Brent, Oil and gas are corrosive, right? How does this play into equipment life and investment strategies. Is stacked equipment really expected to come back on line when the prices and demand are favorable?
Thanks, great post.
Thanks Jim.
Crude oil and natural gas by themselves aren’t very corrosive. What is corrosive is H2S that is produced with them, especially in known high concentration areas like Andrews County TX.
We drilled through an H2S laden formation there 2 years ago and ruined a set of drill pipe.
We intend to use equipment again. One of the rigs we stacked early this year was ~3 years old, latest auto drill system, a high performance walking package, in short a hole drilling machine. It was pressure washed around the clock for 3 days before it was trucked to the yard and stacked.
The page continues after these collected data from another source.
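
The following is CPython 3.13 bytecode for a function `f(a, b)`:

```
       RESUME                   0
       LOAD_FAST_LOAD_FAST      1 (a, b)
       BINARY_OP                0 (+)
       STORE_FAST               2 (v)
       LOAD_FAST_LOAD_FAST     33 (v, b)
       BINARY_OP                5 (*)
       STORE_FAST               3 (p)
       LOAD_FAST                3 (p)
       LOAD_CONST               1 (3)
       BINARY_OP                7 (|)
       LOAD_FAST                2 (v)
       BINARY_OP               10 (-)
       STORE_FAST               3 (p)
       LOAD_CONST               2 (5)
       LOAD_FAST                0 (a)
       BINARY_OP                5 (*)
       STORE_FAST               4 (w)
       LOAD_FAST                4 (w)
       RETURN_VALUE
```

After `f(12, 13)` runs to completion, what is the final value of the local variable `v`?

25

LOAD_FAST_LOAD_FAST a,b → push 12,13. Stack: [12, 13]
BINARY_OP + → 12 + 13 = 25. Stack: [25]
STORE_FAST v → v=25. Stack: []
LOAD_FAST_LOAD_FAST v,b → push 25,13. Stack: [25, 13]
BINARY_OP * → 25 * 13 = 325. Stack: [325]
STORE_FAST p → p=325. Stack: []
LOAD_FAST p → push 325. Stack: [325]
LOAD_CONST → push 3. Stack: [325, 3]
BINARY_OP | → 325 | 3 = 327. Stack: [327]
LOAD_FAST v → push 25. Stack: [327, 25]
BINARY_OP - → 327 - 25 = 302. Stack: [302]
STORE_FAST p → p=302. Stack: []
LOAD_CONST → push 5. Stack: [5]
LOAD_FAST a → push 12. Stack: [5, 12]
BINARY_OP * → 5 * 12 = 60. Stack: [60]
STORE_FAST w → w=60. Stack: []
LOAD_FAST w → push 60. Stack: [60]
RETURN_VALUE → return 60.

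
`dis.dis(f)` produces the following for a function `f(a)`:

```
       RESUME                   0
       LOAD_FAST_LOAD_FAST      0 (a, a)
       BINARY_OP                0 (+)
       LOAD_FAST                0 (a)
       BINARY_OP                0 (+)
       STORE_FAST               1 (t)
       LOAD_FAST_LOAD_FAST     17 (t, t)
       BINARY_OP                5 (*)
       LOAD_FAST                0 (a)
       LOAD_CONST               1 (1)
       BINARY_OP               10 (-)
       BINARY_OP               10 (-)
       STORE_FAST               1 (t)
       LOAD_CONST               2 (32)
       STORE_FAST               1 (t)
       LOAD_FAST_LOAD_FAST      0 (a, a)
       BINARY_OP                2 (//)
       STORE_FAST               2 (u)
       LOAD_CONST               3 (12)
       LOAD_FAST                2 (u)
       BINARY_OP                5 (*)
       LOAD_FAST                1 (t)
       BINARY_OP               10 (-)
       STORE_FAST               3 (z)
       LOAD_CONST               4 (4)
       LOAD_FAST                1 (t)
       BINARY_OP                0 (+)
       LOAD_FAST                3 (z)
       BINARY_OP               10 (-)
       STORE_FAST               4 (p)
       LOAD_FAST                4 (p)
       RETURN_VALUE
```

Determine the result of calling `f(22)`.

LOAD_FAST_LOAD_FAST a,a → push 22,22. Stack: [22, 22]
BINARY_OP + → 22 + 22 = 44. Stack: [44]
LOAD_FAST a → push 22. Stack: [44, 22]
BINARY_OP + → 44 + 22 = 66. Stack: [66]
STORE_FAST t → t=66. Stack: []
LOAD_FAST_LOAD_FAST t,t → push 66,66. Stack: [66, 66]
BINARY_OP * → 66 * 66 = 4356. Stack: [4356]
LOAD_FAST a → push 22. Stack: [4356, 22]
LOAD_CONST → push 1. Stack: [4356, 22, 1]
BINARY_OP - → 22 - 1 = 21. Stack: [4356, 21]
BINARY_OP - → 4356 - 21 = 4335. Stack: [4335]
STORE_FAST t → t=4335. Stack: []
LOAD_CONST → push 32. Stack: [32]
STORE_FAST t → t=32. Stack: []
LOAD_FAST_LOAD_FAST a,a → push 22,22. Stack: [22, 22]
BINARY_OP // → 22 // 22 = 1. Stack: [1]
STORE_FAST u → u=1. Stack: []
LOAD_CONST → push 12. Stack: [12]
LOAD_FAST u → push 1. Stack: [12, 1]
BINARY_OP * → 12 * 1 = 12. Stack: [12]
LOAD_FAST t → push 32. Stack: [12, 32]
BINARY_OP - → 12 - 32 = -20. Stack: [-20]
STORE_FAST z → z=-20. Stack: []
LOAD_CONST → push 4. Stack: [4]
LOAD_FAST t → push 32. Stack: [4, 32]
BINARY_OP + → 4 + 32 = 36. Stack: [36]
LOAD_FAST z → push -20. Stack: [36, -20]
BINARY_OP - → 36 - -20 = 56. Stack: [56]
STORE_FAST p → p=56. Stack: []
LOAD_FAST p → push 56. Stack: [56]
RETURN_VALUE → return 56.

56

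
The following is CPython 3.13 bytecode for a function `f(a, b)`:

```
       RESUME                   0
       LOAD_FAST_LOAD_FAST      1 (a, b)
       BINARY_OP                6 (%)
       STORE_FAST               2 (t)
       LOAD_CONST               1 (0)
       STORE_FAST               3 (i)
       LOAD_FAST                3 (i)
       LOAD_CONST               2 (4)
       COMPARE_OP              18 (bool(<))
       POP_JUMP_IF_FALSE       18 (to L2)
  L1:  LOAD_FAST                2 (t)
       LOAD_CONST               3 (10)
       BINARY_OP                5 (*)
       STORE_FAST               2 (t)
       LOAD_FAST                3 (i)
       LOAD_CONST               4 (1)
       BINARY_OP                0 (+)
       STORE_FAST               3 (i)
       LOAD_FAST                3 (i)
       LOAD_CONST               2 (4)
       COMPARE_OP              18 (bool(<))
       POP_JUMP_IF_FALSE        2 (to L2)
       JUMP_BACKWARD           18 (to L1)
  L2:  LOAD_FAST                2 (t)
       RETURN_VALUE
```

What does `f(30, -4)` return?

LOAD_FAST_LOAD_FAST a,b → push 30,-4. Stack: [30, -4]
BINARY_OP % → 30 % -4 = -2. Stack: [-2]
STORE_FAST t → t=-2. Stack: []
LOAD_CONST → push 0. Stack: [0]
STORE_FAST i → i=0. Stack: []
LOAD_FAST i → push 0. Stack: [0]
LOAD_CONST → push 4. Stack: [0, 4]
COMPARE_OP bool(<) → 0 vs 4 = True. Stack: [True]
POP_JUMP_IF_FALSE → pop True; no jump. Stack: []
LOAD_FAST t → push -2. Stack: [-2]
LOAD_CONST → push 10. Stack: [-2, 10]
BINARY_OP * → -2 * 10 = -20. Stack: [-20]
STORE_FAST t → t=-20. Stack: []
LOAD_FAST i → push 0. Stack: [0]
LOAD_CONST → push 1. Stack: [0, 1]
BINARY_OP + → 0 + 1 = 1. Stack: [1]
STORE_FAST i → i=1. Stack: []
LOAD_FAST i → push 1. Stack: [1]
LOAD_CONST → push 4. Stack: [1, 4]
COMPARE_OP bool(<) → 1 vs 4 = True. Stack: [True]
POP_JUMP_IF_FALSE → pop True; no jump. Stack: []
LOAD_FAST t → push -20. Stack: [-20]
LOAD_CONST → push 10. Stack: [-20, 10]
BINARY_OP * → -20 * 10 = -200. Stack: [-200]
STORE_FAST t → t=-200. Stack: []
LOAD_FAST i → push 1. Stack: [1]
LOAD_CONST → push 1. Stack: [1, 1]
BINARY_OP + → 1 + 1 = 2. Stack: [2]
STORE_FAST i → i=2. Stack: []
LOAD_FAST i → push 2. Stack: [2]
LOAD_CONST → push 4. Stack: [2, 4]
COMPARE_OP bool(<) → 2 vs 4 = True. Stack: [True]
POP_JUMP_IF_FALSE → pop True; no jump. Stack: []
LOAD_FAST t → push -200. Stack: [-200]
LOAD_CONST → push 10. Stack: [-200, 10]
BINARY_OP * → -200 * 10 = -2000. Stack: [-2000]
STORE_FAST t → t=-2000. Stack: []
LOAD_FAST i → push 2. Stack: [2]
LOAD_CONST → push 1. Stack: [2, 1]
BINARY_OP + → 2 + 1 = 3. Stack: [3]
STORE_FAST i → i=3. Stack: []
LOAD_FAST i → push 3. Stack: [3]
LOAD_CONST → push 4. Stack: [3, 4]
COMPARE_OP bool(<) → 3 vs 4 = True. Stack: [True]
POP_JUMP_IF_FALSE → pop True; no jump. Stack: []
LOAD_FAST t → push -2000. Stack: [-2000]
LOAD_CONST → push 10. Stack: [-2000, 10]
BINARY_OP * → -2000 * 10 = -20000. Stack: [-20000]
STORE_FAST t → t=-20000. Stack: []
LOAD_FAST i → push 3. Stack: [3]
LOAD_CONST → push 1. Stack: [3, 1]
BINARY_OP + → 3 + 1 = 4. Stack: [4]
STORE_FAST i → i=4. Stack: []
LOAD_FAST i → push 4. Stack: [4]
LOAD_CONST → push 4. Stack: [4, 4]
COMPARE_OP bool(<) → 4 vs 4 = False. Stack: [False]
POP_JUMP_IF_FALSE → pop False; jump. Stack: []
LOAD_FAST t → push -20000. Stack: [-20000]
RETURN_VALUE → return -20000.

-20000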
There are consumable parts, pump liners, and other components that have to be gone through bringing a rig back out of the yard. Fluids need to be changed, etc. Typically the surface section of the first well it drills is a frustrating series of fits and starts, but after that they are usually good to go.
A 1,500 HP rig is a $25M+ investment with tubulars. They are maintained well.
On the refining side, there are quite a few additional compounds in crude that cause us corrosion issues, including water, naphthenic acids, metals, and salts. Plus, sulfur speciation can be just as important to choosing a crude as total sulfur content.
-E
Great post and discussion. Thanks to all.
Per a close friend who operates small fields for others, CO2 can be more corrosive as well as active microbes in formations. At a small old field, H2S was the least of his worries with casing corrosion. The CO2 and microbes were a much greater problem and a high alloy casing was needed. CO2 by itself isn’t corrosive but the CO2 extraction plants in gas fields for reinjection, that I have been to, are all stainless steel. None of the constituents of the produced gas stream was really corrosive by themselves.
Kermit:
You mention a few times that we have build new refineries in the past 5-10 years. Can you give specifics? I recall hearing about a new refinery in North Dakota (I think) but very small in scale compared to Gulf Coast refineries.
Thanks for the insight.
I am not sure about the CO2. The microbes are a cause of H2S corrosion. We are seeing in mature fields where cotton seed hulls and other bio mass was used for loss control material (LCM) when drilling the surface portion of the well that the decay from the bio mass and the microbes associated with it give off enough H2S. When combined with ground moisture the surface casing is becoming pitted and leaking.